CAMINEO.INFO.- Se ha hablado y escrito de los grandes valores que constituyen el patrimonio de la herencia europea: la unicidad de la persona, su dignidad, su libertad, la igualdad de todos, el sentido democrático, el respeto de los derechos fundamentales del hombre, la justicia social, la solidaridad, la ciencia y el progreso y tantos otros valores personales y colectivos. Enraizados, sin duda, en el corazón de la humanidad, dichos valores han llegado a nosotros, europeos, a través de la fe cristiana, purificados y enriquecidos por ella, y no son otra cosa que valores cristianos laicizados, naturalizados, secularizados.

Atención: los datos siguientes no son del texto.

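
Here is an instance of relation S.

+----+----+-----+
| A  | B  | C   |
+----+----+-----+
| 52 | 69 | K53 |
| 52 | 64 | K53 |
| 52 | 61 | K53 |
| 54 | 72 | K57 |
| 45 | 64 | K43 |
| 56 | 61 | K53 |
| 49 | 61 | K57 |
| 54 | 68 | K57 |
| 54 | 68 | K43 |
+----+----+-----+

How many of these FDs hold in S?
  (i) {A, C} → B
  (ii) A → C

0

(i) {A, C} → B: (A=52, C=K53): 3 rows → B takes values {69, 64, 61} — violation; (A=54, C=K57): 2 rows → B takes values {72, 68} — violation — fails.
(ii) A → C: A=54: 3 rows → C takes values {K57, K43} — violation — fails.
None of the 2 dependencies hold.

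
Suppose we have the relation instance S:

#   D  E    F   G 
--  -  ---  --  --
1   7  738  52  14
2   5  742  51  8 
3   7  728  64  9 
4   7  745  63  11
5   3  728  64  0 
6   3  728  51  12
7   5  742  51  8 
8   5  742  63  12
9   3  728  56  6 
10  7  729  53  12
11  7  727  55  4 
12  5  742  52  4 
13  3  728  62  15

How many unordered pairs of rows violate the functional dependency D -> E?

10

D=7: violating pairs (1,3), (1,4), (1,10), (1,11), (3,4), (3,10), (3,11), (4,10), (4,11), (10,11) — 10 pairs.
D=5: all 4 rows agree on E — 0 pairs.
D=3: all 4 rows agree on E — 0 pairs.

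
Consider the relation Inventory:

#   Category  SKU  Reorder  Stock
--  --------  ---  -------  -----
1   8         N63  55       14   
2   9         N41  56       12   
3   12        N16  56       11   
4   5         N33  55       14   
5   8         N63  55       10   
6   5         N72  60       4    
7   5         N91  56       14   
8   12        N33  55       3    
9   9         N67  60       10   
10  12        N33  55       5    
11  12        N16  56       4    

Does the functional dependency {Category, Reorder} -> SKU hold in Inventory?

(Category=8, Reorder=55): rows 1, 5 → SKU = N63, N63 ✓
(Category=9, Reorder=56): row 2 → SKU = N41 ✓
(Category=12, Reorder=56): rows 3, 11 → SKU = N16, N16 ✓
(Category=5, Reorder=55): row 4 → SKU = N33 ✓
(Category=5, Reorder=60): row 6 → SKU = N72 ✓
(Category=5, Reorder=56): row 7 → SKU = N91 ✓
(Category=12, Reorder=55): rows 8, 10 → SKU = N33, N33 ✓
(Category=9, Reorder=60): row 9 → SKU = N67 ✓
Every {Category, Reorder} value is associated with a single SKU value, so {Category, Reorder} -> SKU holds.

Yes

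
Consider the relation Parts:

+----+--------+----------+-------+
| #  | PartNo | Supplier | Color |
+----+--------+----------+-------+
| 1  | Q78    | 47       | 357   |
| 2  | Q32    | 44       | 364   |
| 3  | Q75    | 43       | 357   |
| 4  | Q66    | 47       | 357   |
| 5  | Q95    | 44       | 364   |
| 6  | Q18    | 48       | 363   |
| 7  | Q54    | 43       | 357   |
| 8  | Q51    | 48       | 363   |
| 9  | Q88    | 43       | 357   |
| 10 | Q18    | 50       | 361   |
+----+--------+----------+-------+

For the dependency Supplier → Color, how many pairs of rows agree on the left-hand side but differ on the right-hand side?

Supplier=47: all 2 rows agree on Color — 0 pairs.
Supplier=44: all 2 rows agree on Color — 0 pairs.
Supplier=43: all 3 rows agree on Color — 0 pairs.
Supplier=48: all 2 rows agree on Color — 0 pairs.

0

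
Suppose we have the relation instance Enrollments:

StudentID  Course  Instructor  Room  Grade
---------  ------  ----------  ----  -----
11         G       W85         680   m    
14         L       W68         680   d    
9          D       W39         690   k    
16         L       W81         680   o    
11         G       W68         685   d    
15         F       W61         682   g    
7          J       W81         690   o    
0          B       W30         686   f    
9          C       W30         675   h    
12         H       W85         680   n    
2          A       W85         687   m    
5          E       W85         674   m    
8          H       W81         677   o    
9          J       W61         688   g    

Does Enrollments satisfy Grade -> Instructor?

Yes

Grade=m: 3 rows → Instructor = W85, W85, W85 ✓
Grade=d: 2 rows → Instructor = W68, W68 ✓
Grade=k: 1 row → Instructor = W39 ✓
Grade=o: 3 rows → Instructor = W81, W81, W81 ✓
Grade=g: 2 rows → Instructor = W61, W61 ✓
Grade=f: 1 row → Instructor = W30 ✓
Grade=h: 1 row → Instructor = W30 ✓
Grade=n: 1 row → Instructor = W85 ✓
Every Grade value is associated with a single Instructor value, so Grade -> Instructor holds.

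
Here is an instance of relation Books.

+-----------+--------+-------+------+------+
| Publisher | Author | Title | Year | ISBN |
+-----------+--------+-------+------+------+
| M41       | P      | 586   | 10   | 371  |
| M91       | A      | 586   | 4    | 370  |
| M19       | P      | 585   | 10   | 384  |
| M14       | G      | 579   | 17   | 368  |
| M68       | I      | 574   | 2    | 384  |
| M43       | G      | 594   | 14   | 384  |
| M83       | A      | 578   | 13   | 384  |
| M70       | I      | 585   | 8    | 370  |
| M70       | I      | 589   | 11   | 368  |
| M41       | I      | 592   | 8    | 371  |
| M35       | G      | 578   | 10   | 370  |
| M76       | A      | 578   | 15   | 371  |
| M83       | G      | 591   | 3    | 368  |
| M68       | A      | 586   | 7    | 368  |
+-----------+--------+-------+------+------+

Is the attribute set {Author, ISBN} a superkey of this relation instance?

Two distinct rows share (Author=G, ISBN=368), so {Author, ISBN} does not determine every attribute — not a superkey.

No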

Solamente la unión de estos valores a su fuente y su garantía puede curar a Europa de un lento envenenamiento debido a las toxinas segregadas por su propio cuerpo de valores. Solamente una terapia procedente de otra parte puede curar esta especie de depresión endémica en la que se debate Europa. Existe, pues, una liberación que solamente la fe cristiana y la Iglesia son capaces de llevar a buen término. ¿No será ésta la liberación y la promoción del hombre propia de nuestro continente? Otras partes del globo sufren hambre, enfermedades crónicas, analfabetismo y pobreza, injusticias en las relaciones internacionales. Traen su patología de la miseria y de la opresión.
Nuestra enfermedad, ¿no será la de una libertad sin patrón, aquella libertad de la que habla Isaías? “El buey conoce a su dueño, y el asno el pesebre de su amo, pero Israel no entiende… Se ha apartado del Señor, han renegado del Santo de Israel, le han vuelto las espaldas. ¿A qué castigaros todavía, si aún os habréis de rebelar? Toda la cabeza está enferma; el corazón está todo malo. Desde la planta de los pies hasta la cabeza, no hay en él nada sano. Heridas, hinchazones, llagas podridas, no curadas, ni vendadas, ni suavizadas con aceite” (Is. 1, 3-5-7).